Cette campagne de sensibilisation intervient alors que des fonctionnaires de l'Union européenne envisagent d'assouplir les réglementations sur les exigences minimales en matière d’équipage pour les compagnies aériennes. Parmi les options envisagées, elles pourraient n'affecter qu'un seul pilote à bord de certains vols au lieu de deux.

Le constructeur Airbus est également visé par cette campagne de communication, parce qu'il pousse dans cette direction depuis quelque temps.

>> Lire à ce sujet : Bientôt des vols long-courriers avec un seul pilote dans le cockpit?

Voler avec un seul pilote, c'est comme voler sans pilote!

Clemenz Kopetz, président du syndicat Aeropers

"C'est un problème pour la sécurité du vol, donc des passagers et de l'équipage, parce que deux pilotes assurent une sécurité essentielle en surveillant le système, en détectant des erreurs et en atténuant le risque", assure vendredi dans Tout un monde Clemenz Kopetz, président du syndicat suisse des pilotes Aeropers, associé à la campagne.

"Avoir deux pilotes permet de partager la charge de travail et de combiner les compétences.

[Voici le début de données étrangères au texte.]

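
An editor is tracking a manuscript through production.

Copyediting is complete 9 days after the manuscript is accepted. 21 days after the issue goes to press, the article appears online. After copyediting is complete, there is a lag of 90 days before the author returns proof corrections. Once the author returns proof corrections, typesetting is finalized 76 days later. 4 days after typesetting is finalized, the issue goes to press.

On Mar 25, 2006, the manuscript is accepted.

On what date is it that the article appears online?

The manuscript is accepted: Mar 25, 2006.
Copyediting is complete: Mar 25, 2006 + 9 days = Apr 3, 2006.
The author returns proof corrections: Apr 3, 2006 + 90 days = Jul 2, 2006.
Typesetting is finalized: Jul 2, 2006 + 76 days = Sep 16, 2006.
The issue goes to press: Sep 16, 2006 + 4 days = Sep 20, 2006.
The article appears online: Sep 20, 2006 + 21 days = Oct 11, 2006.

Oct 11, 2006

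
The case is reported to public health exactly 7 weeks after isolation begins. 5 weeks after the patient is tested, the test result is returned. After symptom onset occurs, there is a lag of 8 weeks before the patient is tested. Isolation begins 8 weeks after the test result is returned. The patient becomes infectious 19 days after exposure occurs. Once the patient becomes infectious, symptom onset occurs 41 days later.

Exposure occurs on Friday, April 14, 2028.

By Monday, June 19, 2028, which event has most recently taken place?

Symptom onset occurs

Exposure occurs: Apr 14, 2028.
The patient becomes infectious: Apr 14, 2028 + 19 days = May 3, 2028.
Symptom onset occurs: May 3, 2028 + 41 days = Jun 13, 2028.
The patient is tested: Jun 13, 2028 + 8 weeks = Aug 8, 2028.
The test result is returned: Aug 8, 2028 + 5 weeks = Sep 12, 2028.
Isolation begins: Sep 12, 2028 + 8 weeks = Nov 7, 2028.
The case is reported to public health: Nov 7, 2028 + 7 weeks = Dec 26, 2028.
Jun 19, 2028 falls between when symptom onset occurs (Jun 13, 2028) and when the patient is tested (Aug 8, 2028).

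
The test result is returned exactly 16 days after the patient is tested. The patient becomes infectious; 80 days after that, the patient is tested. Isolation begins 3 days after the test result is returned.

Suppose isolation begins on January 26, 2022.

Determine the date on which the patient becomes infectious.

October 19, 2021

Isolation begins: Jan 26, 2022.
The test result is returned: Jan 26, 2022 − 3 days = Jan 23, 2022.
The patient is tested: Jan 23, 2022 − 16 days = Jan 7, 2022.
The patient becomes infectious: Jan 7, 2022 − 80 days = Oct 19, 2021.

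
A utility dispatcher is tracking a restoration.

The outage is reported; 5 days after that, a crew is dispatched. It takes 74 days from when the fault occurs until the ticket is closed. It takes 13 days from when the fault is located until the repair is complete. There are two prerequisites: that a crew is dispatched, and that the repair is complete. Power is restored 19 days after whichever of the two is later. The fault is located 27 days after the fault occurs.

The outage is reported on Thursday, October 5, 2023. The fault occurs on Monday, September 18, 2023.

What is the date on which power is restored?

Thursday, November 16, 2023

The outage is reported: Oct 5, 2023.
A crew is dispatched: Oct 5, 2023 + 5 days = Oct 10, 2023.
The fault occurs: Sep 18, 2023.
The fault is located: Sep 18, 2023 + 27 days = Oct 15, 2023.
The repair is complete: Oct 15, 2023 + 13 days = Oct 28, 2023.
Both prerequisites met — a crew is dispatched (Oct 10, 2023), the repair is complete (Oct 28, 2023); the later is Oct 28, 2023.
Power is restored: Oct 28, 2023 + 19 days = Nov 16, 2023.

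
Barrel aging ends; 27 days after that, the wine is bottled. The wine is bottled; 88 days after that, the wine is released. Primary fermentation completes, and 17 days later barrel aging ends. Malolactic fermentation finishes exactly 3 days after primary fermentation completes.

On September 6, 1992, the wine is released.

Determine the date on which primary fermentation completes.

The wine is released: Sep 6, 1992.
The wine is bottled: Sep 6, 1992 − 88 days = Jun 10, 1992.
Barrel aging ends: Jun 10, 1992 − 27 days = May 14, 1992.
Primary fermentation completes: May 14, 1992 − 17 days = Apr 27, 1992.

April 27, 1992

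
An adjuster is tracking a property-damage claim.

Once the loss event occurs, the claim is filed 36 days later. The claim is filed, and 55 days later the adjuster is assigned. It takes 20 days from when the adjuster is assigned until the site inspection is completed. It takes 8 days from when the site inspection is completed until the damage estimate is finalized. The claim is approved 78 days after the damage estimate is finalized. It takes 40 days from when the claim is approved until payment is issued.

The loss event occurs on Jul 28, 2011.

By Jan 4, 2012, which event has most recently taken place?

The loss event occurs: Jul 28, 2011.
The claim is filed: Jul 28, 2011 + 36 days = Sep 2, 2011.
The adjuster is assigned: Sep 2, 2011 + 55 days = Oct 27, 2011.
The site inspection is completed: Oct 27, 2011 + 20 days = Nov 16, 2011.
The damage estimate is finalized: Nov 16, 2011 + 8 days = Nov 24, 2011.
The claim is approved: Nov 24, 2011 + 78 days = Feb 10, 2012.
Payment is issued: Feb 10, 2012 + 40 days = Mar 21, 2012.
Jan 4, 2012 falls between when the damage estimate is finalized (Nov 24, 2011) and when the claim is approved (Feb 10, 2012).

The damage estimate is finalized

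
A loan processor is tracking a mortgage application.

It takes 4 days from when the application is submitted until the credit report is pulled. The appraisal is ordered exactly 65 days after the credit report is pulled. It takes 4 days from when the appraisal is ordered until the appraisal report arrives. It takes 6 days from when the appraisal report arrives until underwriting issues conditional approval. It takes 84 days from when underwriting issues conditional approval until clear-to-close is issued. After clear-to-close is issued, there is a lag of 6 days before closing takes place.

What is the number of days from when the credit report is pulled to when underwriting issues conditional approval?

Causal path: the credit report is pulled → the appraisal is ordered → the appraisal report arrives → underwriting issues conditional approval.
Total delay along the path: 65 + 4 + 6 = 75 days.

75 days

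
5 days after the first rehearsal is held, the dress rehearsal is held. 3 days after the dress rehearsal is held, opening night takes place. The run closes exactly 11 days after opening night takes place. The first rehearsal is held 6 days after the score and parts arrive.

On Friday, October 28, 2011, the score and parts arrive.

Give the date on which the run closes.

The score and parts arrive: Oct 28, 2011.
The first rehearsal is held: Oct 28, 2011 + 6 days = Nov 3, 2011.
The dress rehearsal is held: Nov 3, 2011 + 5 days = Nov 8, 2011.
Opening night takes place: Nov 8, 2011 + 3 days = Nov 11, 2011.
The run closes: Nov 11, 2011 + 11 days = Nov 22, 2011.

Tuesday, November 22, 2011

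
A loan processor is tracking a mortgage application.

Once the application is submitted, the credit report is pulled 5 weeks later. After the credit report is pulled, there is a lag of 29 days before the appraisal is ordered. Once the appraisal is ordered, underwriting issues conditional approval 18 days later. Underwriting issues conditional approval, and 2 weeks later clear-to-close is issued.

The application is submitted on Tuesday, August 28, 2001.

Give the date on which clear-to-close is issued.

Sunday, December 2, 2001

The application is submitted: Aug 28, 2001.
The credit report is pulled: Aug 28, 2001 + 5 weeks = Oct 2, 2001.
The appraisal is ordered: Oct 2, 2001 + 29 days = Oct 31, 2001.
Underwriting issues conditional approval: Oct 31, 2001 + 18 days = Nov 18, 2001.
Clear-to-close is issued: Nov 18, 2001 + 2 weeks = Dec 2, 2001.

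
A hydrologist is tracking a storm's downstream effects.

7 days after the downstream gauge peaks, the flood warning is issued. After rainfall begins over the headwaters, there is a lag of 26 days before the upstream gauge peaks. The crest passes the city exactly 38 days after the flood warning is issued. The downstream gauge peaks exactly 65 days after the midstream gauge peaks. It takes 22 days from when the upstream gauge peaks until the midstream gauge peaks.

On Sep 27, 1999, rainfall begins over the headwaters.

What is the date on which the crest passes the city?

Rainfall begins over the headwaters: Sep 27, 1999.
The upstream gauge peaks: Sep 27, 1999 + 26 days = Oct 23, 1999.
The midstream gauge peaks: Oct 23, 1999 + 22 days = Nov 14, 1999.
The downstream gauge peaks: Nov 14, 1999 + 65 days = Jan 18, 2000.
The flood warning is issued: Jan 18, 2000 + 7 days = Jan 25, 2000.
The crest passes the city: Jan 25, 2000 + 38 days = Mar 3, 2000.

Mar 3, 2000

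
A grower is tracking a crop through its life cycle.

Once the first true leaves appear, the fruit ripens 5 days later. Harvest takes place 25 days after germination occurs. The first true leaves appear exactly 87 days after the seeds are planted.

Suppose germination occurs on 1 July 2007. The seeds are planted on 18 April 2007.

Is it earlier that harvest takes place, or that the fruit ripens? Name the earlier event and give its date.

The fruit ripens — 19 July 2007

Germination occurs: Jul 1, 2007.
Harvest takes place: Jul 1, 2007 + 25 days = Jul 26, 2007.
The seeds are planted: Apr 18, 2007.
The first true leaves appear: Apr 18, 2007 + 87 days = Jul 14, 2007.
The fruit ripens: Jul 14, 2007 + 5 days = Jul 19, 2007.
Comparing: harvest takes place on Jul 26, 2007 vs the fruit ripens on Jul 19, 2007. Earlier: the fruit ripens.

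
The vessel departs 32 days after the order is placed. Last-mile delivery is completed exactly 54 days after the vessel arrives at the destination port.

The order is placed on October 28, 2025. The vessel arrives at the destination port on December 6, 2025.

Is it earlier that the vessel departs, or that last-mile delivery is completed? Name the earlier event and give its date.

The vessel departs — November 29, 2025

The order is placed: Oct 28, 2025.
The vessel departs: Oct 28, 2025 + 32 days = Nov 29, 2025.
The vessel arrives at the destination port: Dec 6, 2025.
Last-mile delivery is completed: Dec 6, 2025 + 54 days = Jan 29, 2026.
Comparing: the vessel departs on Nov 29, 2025 vs last-mile delivery is completed on Jan 29, 2026. Earlier: the vessel departs.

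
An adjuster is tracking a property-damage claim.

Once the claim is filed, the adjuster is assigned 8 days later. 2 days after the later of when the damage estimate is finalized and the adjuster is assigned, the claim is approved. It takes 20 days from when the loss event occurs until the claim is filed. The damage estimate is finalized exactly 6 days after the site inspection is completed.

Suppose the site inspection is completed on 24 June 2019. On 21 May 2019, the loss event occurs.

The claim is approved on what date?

2 July 2019

The site inspection is completed: Jun 24, 2019.
The damage estimate is finalized: Jun 24, 2019 + 6 days = Jun 30, 2019.
The loss event occurs: May 21, 2019.
The claim is filed: May 21, 2019 + 20 days = Jun 10, 2019.
The adjuster is assigned: Jun 10, 2019 + 8 days = Jun 18, 2019.
Both prerequisites met — the damage estimate is finalized (Jun 30, 2019), the adjuster is assigned (Jun 18, 2019); the later is Jun 30, 2019.
The claim is approved: Jun 30, 2019 + 2 days = Jul 2, 2019.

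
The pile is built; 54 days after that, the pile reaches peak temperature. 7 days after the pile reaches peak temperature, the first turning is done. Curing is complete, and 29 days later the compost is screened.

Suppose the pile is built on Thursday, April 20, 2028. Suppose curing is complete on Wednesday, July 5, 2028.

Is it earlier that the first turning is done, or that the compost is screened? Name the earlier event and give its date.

The first turning is done — Tuesday, June 20, 2028

The pile is built: Apr 20, 2028.
The pile reaches peak temperature: Apr 20, 2028 + 54 days = Jun 13, 2028.
The first turning is done: Jun 13, 2028 + 7 days = Jun 20, 2028.
Curing is complete: Jul 5, 2028.
The compost is screened: Jul 5, 2028 + 29 days = Aug 3, 2028.
Comparing: the first turning is done on Jun 20, 2028 vs the compost is screened on Aug 3, 2028. Earlier: the first turning is done.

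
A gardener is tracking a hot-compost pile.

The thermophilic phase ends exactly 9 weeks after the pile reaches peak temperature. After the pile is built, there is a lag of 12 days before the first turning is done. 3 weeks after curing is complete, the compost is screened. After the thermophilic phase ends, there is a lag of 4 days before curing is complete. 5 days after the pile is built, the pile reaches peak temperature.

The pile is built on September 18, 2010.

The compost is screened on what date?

The pile is built: Sep 18, 2010.
The pile reaches peak temperature: Sep 18, 2010 + 5 days = Sep 23, 2010.
The thermophilic phase ends: Sep 23, 2010 + 9 weeks = Nov 25, 2010.
Curing is complete: Nov 25, 2010 + 4 days = Nov 29, 2010.
The compost is screened: Nov 29, 2010 + 3 weeks = Dec 20, 2010.

December 20, 2010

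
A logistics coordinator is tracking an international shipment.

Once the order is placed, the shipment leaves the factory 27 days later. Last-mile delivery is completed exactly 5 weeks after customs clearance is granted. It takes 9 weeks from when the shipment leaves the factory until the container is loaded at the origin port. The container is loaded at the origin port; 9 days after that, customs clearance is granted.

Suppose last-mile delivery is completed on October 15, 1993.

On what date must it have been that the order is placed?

Last-mile delivery is completed: Oct 15, 1993.
Customs clearance is granted: Oct 15, 1993 − 5 weeks = Sep 10, 1993.
The container is loaded at the origin port: Sep 10, 1993 − 9 days = Sep 1, 1993.
The shipment leaves the factory: Sep 1, 1993 − 9 weeks = Jun 30, 1993.
The order is placed: Jun 30, 1993 − 27 days = Jun 3, 1993.

June 3, 1993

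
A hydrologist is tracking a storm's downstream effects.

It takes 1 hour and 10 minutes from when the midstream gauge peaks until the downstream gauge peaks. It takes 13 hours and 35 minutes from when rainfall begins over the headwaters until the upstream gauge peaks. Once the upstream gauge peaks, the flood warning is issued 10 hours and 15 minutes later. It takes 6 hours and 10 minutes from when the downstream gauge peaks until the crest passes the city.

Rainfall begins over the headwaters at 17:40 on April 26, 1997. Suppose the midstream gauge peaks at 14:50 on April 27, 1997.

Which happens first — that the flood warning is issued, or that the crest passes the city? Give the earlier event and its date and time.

The flood warning is issued — 17:30 on April 27, 1997

Rainfall begins over the headwaters: 17:40 Apr 26, 1997.
The upstream gauge peaks: 17:40 Apr 26, 1997 + 13h35m = 07:15 Apr 27, 1997.
The flood warning is issued: 07:15 Apr 27, 1997 + 10h15m = 17:30 Apr 27, 1997.
The midstream gauge peaks: 14:50 Apr 27, 1997.
The downstream gauge peaks: 14:50 Apr 27, 1997 + 1h10m = 16:00 Apr 27, 1997.
The crest passes the city: 16:00 Apr 27, 1997 + 6h10m = 22:10 Apr 27, 1997.
Comparing: the flood warning is issued at 17:30 Apr 27, 1997 vs the crest passes the city at 22:10 Apr 27, 1997. Earlier: the flood warning is issued.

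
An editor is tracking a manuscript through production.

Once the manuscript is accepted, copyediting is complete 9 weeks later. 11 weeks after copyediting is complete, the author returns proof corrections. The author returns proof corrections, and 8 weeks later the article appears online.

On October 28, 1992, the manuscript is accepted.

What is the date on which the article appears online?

The manuscript is accepted: Oct 28, 1992.
Copyediting is complete: Oct 28, 1992 + 9 weeks = Dec 30, 1992.
The author returns proof corrections: Dec 30, 1992 + 11 weeks = Mar 17, 1993.
The article appears online: Mar 17, 1993 + 8 weeks = May 12, 1993.

May 12, 1993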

Donc oui, le retrait d'un pilote met en péril l'ensemble du système de sécurité", poursuit-il. "Lorsqu'un pilote unique a besoin d'une pause ou n'est pas en forme, il n'y a plus personne pour interagir avec le système. Donc pour nous, voler avec un seul pilote, c'est comme voler sans pilote!"

Des avions déjà en partie autonomes

Un avis partagé par le journaliste Michel Polacco: "Ils ont raison de dire que c'est dangereux, parce que même si on sait aujourd'hui faire voler des avions sans pilote, la sécurité offerte aux passagers exige que [...] les pilotes soient capables de prendre la main lorsque ces outils sont défaillants."

Selon ce spécialiste de l'aéronautique, la mobilisation des syndicats intervient alors qu'Airbus prépare déjà son actuel A350 (d'une capacité de 315 à 480 personnes, selon la version et l'aménagement de la cabine) à être utilisé sans pilote. "Cela veut dire que si le pilote se trouve mal, par un certain nombre d'automatismes, l'avion va être capable de revenir se poser en sécurité", explique-t-il.

"Mais cela ne veut pas dire que l'avion sait décoller en toute sécurité. Et deuxièmement, des événements peuvent se produire pendant le vol et on ne peut pas comparer une vraie intelligence humaine à ce qu'on appelle aujourd'hui abusivement l'intelligence artificielle."

"La technique n'est pas encore prête"

Certains avions de plus petite taille, comme des jets privés, sont déjà équipés de tels dispositifs et peuvent donc être pilotés par une seule personne. Mais Clemenz Kopetz balaie toute comparaison avec de plus grands avions, bien plus complexes.

Pour l'instant, la machine n'est pas en mesure de prendre les bonnes décisions en cas d'urgence

Clemenz Kopetz, président du syndicat Aeropers

"Autrefois, dans un cockpit, il y avait deux pilotes, un navigateur, un opérateur radio et un ingénieur. Les trois derniers postes ont été supprimés sans mettre en péril la sécurité, mais la technique n'est pas encore prête à maintenir ou améliorer le niveau de sécurité avec un seul pilote", expose-t-il.

"Voler ne se limite pas à juste piloter l'avion. Pour l'instant, la machine n'est pas en mesure de prendre les bonnes décisions en cas d'urgence", poursuit-il. "Je ne dis pas que ce n'est pas possible un jour, mais pas maintenant."

Un intérêt financier avant tout?

Selon le syndicaliste, il est donc évident que les compagnies font ce choix pour des raisons économiques. Un avis que ne partage pas Michel Polacco: "C'est normal que les constructeurs essayent d'offrir un maximum de capacités et de services aux compagnies aériennes", estime-t-il. "Après, c'est aux utilisateurs de décider comment ils vont exploiter les machines qu'ils achètent."

Sollicité, Airbus n'a pas répondu aux sollicitations de la RTS sur le sujet. Quant au constructeur de jets privés Dassault, également mentionné par la campagne des syndicats de pilotes, il affirme n'avoir à ce stade aucune intention de développer des avions pour un seul pilote.